El efecto Mozart (I)


Estoy segura de que todos hemos oído hablar del “efecto Mozart”, se refiere a los efectos que puede producir a personas escuchar las melodías de W. A. Mozart. No deja de ser una teoría.

Existen algunos estudios científicos que han demostrado que la música de Mozart tiene influencia en el comportamiento de los bebés, proporcionándoles mayor desarrollo intelectual y creativo.

La influencia de la música de W. A. Mozart en el cerebro según algunos investigadores radica en los patrones y el cronometraje. El presunto efecto Mozart también se utiliza para designar los efectos de la música sobre el comportamiento humano, indistintamente de su género.

Independientemente de la validez que se dé al primer estudio sobre el efecto Mozart, la música sinfónica e instrumental se utiliza en salas de hospitales, ante intervenciones quirúrgicas, en fábricas, en bibliotecas, y en otros ambientes, buscando según los casos, la relajación, la concentración, la memorización, la creatividad, el análisis. Todo esto que hace la música se debe a las ppm (pulsaciones por minuto) que tiene en especial la música de Mozart, ya que cambian el estado del cerebro y lo hacen más receptivo.

Así mismo, desde hace más de veinte años se estudian, en la Universidad de California, patrones musicales y se observa el efecto que producen. De todas las combinaciones musicales estudiadas, las compuestas por Mozart, por su ingeniosidad y simplicidad, son las que más efectos positivos producen. En razón de ello, crearon una serie de vídeos y de CD’s destinados a niños de 3 a 36 meses, denominado “Descubriendo el mundo junto a Mozart”.

La psicóloga Carolina Micha y el director general Daniel Shammah, autores del material, afirman que “estimular al bebé es brindarle las herramientas adecuadas para su edad, ayudarlo a ir superando desafíos”. A lo largo de los treinta minutos que dura el video, las imágenes van siendo acompañadas por sencillos arreglos musicales de piezas como Rondo alla Turca; Sonata nº 16, tercer movimiento; la Flauta Mágica; Sonata nº 15 para piano en Do mayor; minué en Fa Mayor; Allegro en Sí Bemol; o el Concierto para Piano en Re Mayor. La música envuelve y acolcha las imágenes de flores, burbujas, tortugas, abejas, peces, barcos, estrellas marinas, gatos, frutas, juguetes, etc.

El sistema auditivo se desarrolla en un momento muy temprano en el feto: en el quinto mes de gestación el bebé ya empieza a reaccionar a los estímulos sonoros de su madre. El autor de estas investigaciones, Don Campbell, propone que el niño, desde su etapa fetal sea estimulado musicalmente por su madre. De este modo, mejorará su crecimiento, su desarrollo intelectual, físico y emocional y su creatividad. Con esto, se refuerzan los lazos afectivos madre e hijo. Este científico norteamericano explica por qué es la música de Mozart y otros compositores, y no la de otros estilos, la que induce estos efectos sobre el cerebro.

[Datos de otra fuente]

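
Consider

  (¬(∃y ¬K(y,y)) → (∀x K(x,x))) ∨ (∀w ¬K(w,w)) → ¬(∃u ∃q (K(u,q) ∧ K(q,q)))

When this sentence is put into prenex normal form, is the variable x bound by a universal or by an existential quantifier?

existential

Rewrite implications/biconditionals: A → B as ¬A ∨ B.
  ¬(¬¬(∃y ¬K(y,y)) ∨ (∀x K(x,x)) ∨ (∀w ¬K(w,w))) ∨ ¬(∃u ∃q (K(u,q) ∧ K(q,q)))
Drive negations inward (¬∀x A ≡ ∃x ¬A, ¬∃x A ≡ ∀x ¬A, De Morgan for ∧/∨):
  (∀y K(y,y)) ∧ (∃x ¬K(x,x)) ∧ (∃w K(w,w)) ∨ (∀u ∀q (¬K(u,q) ∨ ¬K(q,q)))
All bound variables are already distinct, so no renaming is needed.
Pull the quantifiers to the front (each side's bound variable is not free in the other side):
  ∀y ∃x ∃w ∀u ∀q (K(y,y) ∧ ¬K(x,x) ∧ K(w,w) ∨ ¬K(u,q) ∨ ¬K(q,q))
The quantifier ∀x sits under an odd number of negations (counting the antecedent side of each →), so it flips to ∃x.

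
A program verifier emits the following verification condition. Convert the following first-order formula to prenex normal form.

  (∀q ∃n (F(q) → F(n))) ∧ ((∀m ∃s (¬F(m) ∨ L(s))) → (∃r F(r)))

∀q ∃n ∃m ∀s ∃r ((¬F(q) ∨ F(n)) ∧ (F(m) ∧ ¬L(s) ∨ F(r)))

Rewrite implications/biconditionals: A → B as ¬A ∨ B.
  (∀q ∃n (¬F(q) ∨ F(n))) ∧ (¬(∀m ∃s (¬F(m) ∨ L(s))) ∨ (∃r F(r)))
Move each ¬ inward, flipping quantifiers it crosses:
  (∀q ∃n (¬F(q) ∨ F(n))) ∧ ((∃m ∀s (F(m) ∧ ¬L(s))) ∨ (∃r F(r)))
Extract every quantifier outward, since the variables are now distinct and don't occur free across branches:
  ∀q ∃n ∃m ∀s ∃r ((¬F(q) ∨ F(n)) ∧ (F(m) ∧ ¬L(s) ∨ F(r)))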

Este efecto también sigue dando buenos resultados durante los primeros cinco años de vida, estimulo capaz de formar seres inteligentes pero además emocionalmente sanos.También se ha realizado en simios. No obstante debe tenerse cuidado de no saturarlo. La música al igual que otros ejercicios de estimulación debe ser dosificada; no más de 10 minutos dos veces al dia es suficiente, en horarios entre las 7:00 y 10:00 de la mañana y 7:00 y 10:00 de la noche, ya que los momentos de juego y sueño del bebe pueden aprovecharse para escuchar esta música. En los adultos, Mozart y otros autores de la época provocan estados de relajación y también les estimula la inteligencia, por lo que no esta de más poner atención a unas cuantas composiciones.

Según Cambell, la música estimula las conexiones neuronales en el cerebro del bebé, desde la décima octava semana de gestación. Cuando el bebé nace y crece “la música estimula y mejora su fisiología, su inteligencia y su comportamiento”. El autor no ahorra palabras para explicar los grandes beneficios de la música para los niños.

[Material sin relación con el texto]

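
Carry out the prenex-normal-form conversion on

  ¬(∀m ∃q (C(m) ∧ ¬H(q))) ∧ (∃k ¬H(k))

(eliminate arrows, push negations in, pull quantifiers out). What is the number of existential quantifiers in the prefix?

2

Move each ¬ inward, flipping quantifiers it crosses:
  (∃m ∀q (¬C(m) ∨ H(q))) ∧ (∃k ¬H(k))
Pull the quantifiers to the front (each side's bound variable is not free in the other side):
  ∃m ∀q ∃k ((¬C(m) ∨ H(q)) ∧ ¬H(k))
The prefix is ∃m ∀q ∃k: 1 universal, 2 existential.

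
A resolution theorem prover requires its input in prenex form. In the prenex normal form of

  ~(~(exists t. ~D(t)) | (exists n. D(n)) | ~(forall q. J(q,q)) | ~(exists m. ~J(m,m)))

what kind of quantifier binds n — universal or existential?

Drive negations inward (¬∀x A ≡ ∃x ¬A, ¬∃x A ≡ ∀x ¬A, De Morgan for ∧/∨):
  (exists t. ~D(t)) & (forall n. ~D(n)) & (forall q. J(q,q)) & (exists m. ~J(m,m))
Finally move all quantifiers to the prefix:
  exists t. forall n. forall q. exists m. (~D(t) & ~D(n) & J(q,q) & ~J(m,m))
The quantifier exists n sits under an odd number of negations, so it flips to forall n.

universal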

De acuerdo con las observaciones de Cambell, los estudiantes que escuchan diez minutos de la Sonata para dos pianos en “re mayor” de Mozart, inmediatamente antes de hacer los exámenes de cociente de inteligencia, tienden a obtener mejores puntajes en la parte espacial-temporal de las pruebas. Don Campbell relata en su libro que se han realizado numerosos estudios analizando el fenómeno. Los ritmos, las melodías, y sobre todo las frecuencias de los patrones en las composiciones de Mozart estimulan y recargan las regiones creativas y motivadoras del cerebro. Esta música relaja y mantiene atentos a los bebés.